Couldn't quite find strong arguments. Could you please be more explicit on which you found most convincing? -- Andrei

There are several possibilities of what iteration over a char range can mean. (For the sake of simplicity, let's ignore special cases like `find` and `split`; instead, let's look at `walkLength`, `retro` and similar.)

BEFORE the introduction of auto decoding, it used to iterate over UTF8 code _units_, which is wrong for any non-ASCII data (except for the unlikely case where you really want code units).

AFTER the introduction of auto decoding, it iterates over UTF8 code _points_, which is wrong for combined characters, e.g. äöüéòàñ on MacOS X, more "exotic" ones everywhere (except for the even more unlikely case where you really want code points).

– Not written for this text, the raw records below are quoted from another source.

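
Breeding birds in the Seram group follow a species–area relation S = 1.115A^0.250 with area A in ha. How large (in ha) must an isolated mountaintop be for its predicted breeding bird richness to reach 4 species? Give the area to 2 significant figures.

170 ha

4 = 1.115 × A^0.25  ⇒  A^0.25 = 4/1.115 = 3.587
ln A = ln(3.587) / 0.25 = 1.2774 / 0.25 = 5.1098
A = e^5.1098 ≈ 165.6 ha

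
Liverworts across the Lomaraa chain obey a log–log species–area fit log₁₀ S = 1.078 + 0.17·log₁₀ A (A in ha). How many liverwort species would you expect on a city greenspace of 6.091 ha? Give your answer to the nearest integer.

16

S = 11.97 × 6.091^0.17 = 11.97 × 1.36 ≈ 16.27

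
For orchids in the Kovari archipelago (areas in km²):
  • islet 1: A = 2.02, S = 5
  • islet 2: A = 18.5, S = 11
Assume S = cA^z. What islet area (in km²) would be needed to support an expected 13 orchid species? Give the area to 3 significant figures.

29.6 km²

z = ln(11/5) / ln(18.5/2.02) = 0.7885 / 2.2147 = 0.3560
c = 5 / 2.02^0.3560 = 5 / 1.284 = 3.893
A = (13/3.893)^(1/0.3560) ⇒ ln A = ln(3.34)/0.3560 = 3.3870
A = e^3.3870 ≈ 29.58 km²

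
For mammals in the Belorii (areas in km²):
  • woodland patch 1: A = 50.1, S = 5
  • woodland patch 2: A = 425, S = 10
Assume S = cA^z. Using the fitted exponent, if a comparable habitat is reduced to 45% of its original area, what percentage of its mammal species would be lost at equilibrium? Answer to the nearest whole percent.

z = ln(10/5) / ln(425/50.1) = 0.6931 / 2.1381 = 0.3242
S_new/S_old = (A_new/A_old)^z = 0.45^0.3242 = exp(0.3242 × -0.7985) = 0.7719
Fraction lost = 1 − 0.7719 = 0.2281

23%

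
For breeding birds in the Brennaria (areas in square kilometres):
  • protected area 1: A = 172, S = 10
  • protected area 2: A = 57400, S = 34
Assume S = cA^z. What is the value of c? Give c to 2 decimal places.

z = ln(S₂/S₁) / ln(A₂/A₁) = ln(34/10) / ln(57400/172) = 1.2238 / 5.8103 = 0.2106
c = S₁ / A₁^z = 10 / 172^0.2106 = 10 / 2.957 = 3.382

3.38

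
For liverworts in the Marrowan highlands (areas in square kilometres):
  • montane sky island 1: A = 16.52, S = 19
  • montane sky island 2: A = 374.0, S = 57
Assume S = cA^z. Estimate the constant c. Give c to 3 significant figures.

z = ln(S₂/S₁) / ln(A₂/A₁) = ln(57/19) / ln(374/16.52) = 1.0986 / 3.1197 = 0.3522
c = S₁ / A₁^z = 19 / 16.52^0.3522 = 19 / 2.685 = 7.077

7.08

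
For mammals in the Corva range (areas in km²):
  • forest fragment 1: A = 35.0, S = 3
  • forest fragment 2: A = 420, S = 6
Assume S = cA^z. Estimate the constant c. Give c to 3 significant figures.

z = ln(S₂/S₁) / ln(A₂/A₁) = ln(6/3) / ln(420/35) = 0.6931 / 2.4849 = 0.2789
c = S₁ / A₁^z = 3 / 35^0.2789 = 3 / 2.696 = 1.113

1.11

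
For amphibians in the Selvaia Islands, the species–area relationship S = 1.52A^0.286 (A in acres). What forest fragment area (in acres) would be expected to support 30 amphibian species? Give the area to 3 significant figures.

33800 acres

30 = 1.52 × A^0.286  ⇒  A^0.286 = 30/1.52 = 19.74
ln A = ln(19.74) / 0.286 = 2.9825 / 0.286 = 10.4283
A = e^10.4283 ≈ 33802 acres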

That is, both the BEFORE and AFTER behaviour are wrong, both break for various kinds of input in different ways.

So, is AFTER an improvement over BEFORE? The set of inputs where auto decoding produces wrong output is likely smaller, making it slightly less likely to encounter problems in practice; on the other hand, it's still wrong, and it's harder to find these problems during testing. That's like "improving" a bicycle so that it only breaks down after riding it for 30 minutes instead of just after 10 minutes, so you won't notice it during a test ride.

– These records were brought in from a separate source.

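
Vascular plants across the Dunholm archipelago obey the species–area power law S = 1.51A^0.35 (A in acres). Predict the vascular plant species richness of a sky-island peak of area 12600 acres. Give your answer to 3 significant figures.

41.1

S = 1.51 × 12600^0.35
ln S = ln 1.51 + 0.35 × ln 12600 = 0.4121 + 0.35 × 9.4415 = 3.7166
S = e^3.7166 ≈ 41.13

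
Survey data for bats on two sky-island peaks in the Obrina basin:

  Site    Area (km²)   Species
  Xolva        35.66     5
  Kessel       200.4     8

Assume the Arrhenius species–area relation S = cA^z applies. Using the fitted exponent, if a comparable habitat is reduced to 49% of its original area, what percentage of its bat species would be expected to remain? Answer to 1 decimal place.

z = ln(8/5) / ln(200.4/35.66) = 0.4700 / 1.7263 = 0.2723
S_new/S_old = (A_new/A_old)^z = 0.49^0.2723 = exp(0.2723 × -0.7133) = 0.8235

82.3%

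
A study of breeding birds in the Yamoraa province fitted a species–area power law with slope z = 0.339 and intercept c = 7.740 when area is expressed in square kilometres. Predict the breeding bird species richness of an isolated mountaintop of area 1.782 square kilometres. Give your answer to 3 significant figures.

9.41

S = 7.74 × 1.782^0.339
ln S = ln 7.74 + 0.339 × ln 1.782 = 2.0464 + 0.339 × 0.5777 = 2.2423
S = e^2.2423 ≈ 9.415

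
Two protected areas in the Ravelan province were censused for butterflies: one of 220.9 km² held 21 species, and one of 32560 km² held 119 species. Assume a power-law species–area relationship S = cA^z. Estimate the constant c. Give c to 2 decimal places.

z = ln(S₂/S₁) / ln(A₂/A₁) = ln(119/21) / ln(32560/220.9) = 1.7346 / 4.9931 = 0.3474
c = S₁ / A₁^z = 21 / 220.9^0.3474 = 21 / 6.522 = 3.22

3.22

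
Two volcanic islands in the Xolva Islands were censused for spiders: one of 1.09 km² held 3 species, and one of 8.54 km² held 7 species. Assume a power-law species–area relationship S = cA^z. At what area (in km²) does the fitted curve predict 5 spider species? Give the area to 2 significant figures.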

But there are even more possibilities. It could iterate over graphemes, which is expensive, but more likely to produce the results that the user wants. Or it could iterate by lines, or words (and there are different ways to define what a word is), and so on.

The fundamental problem is choosing one of those possibilities over the others without knowing what the user actually wants, which is what both BEFORE and AFTER do.

So, what was the original goal when introducing auto decoding? To improve correctness, right? I would argue that this goal has not been achieved. Have a look at the article [1], which IMO gives good criteria for how a _correct_ string type should behave. Both BEFORE and AFTER fail most of them.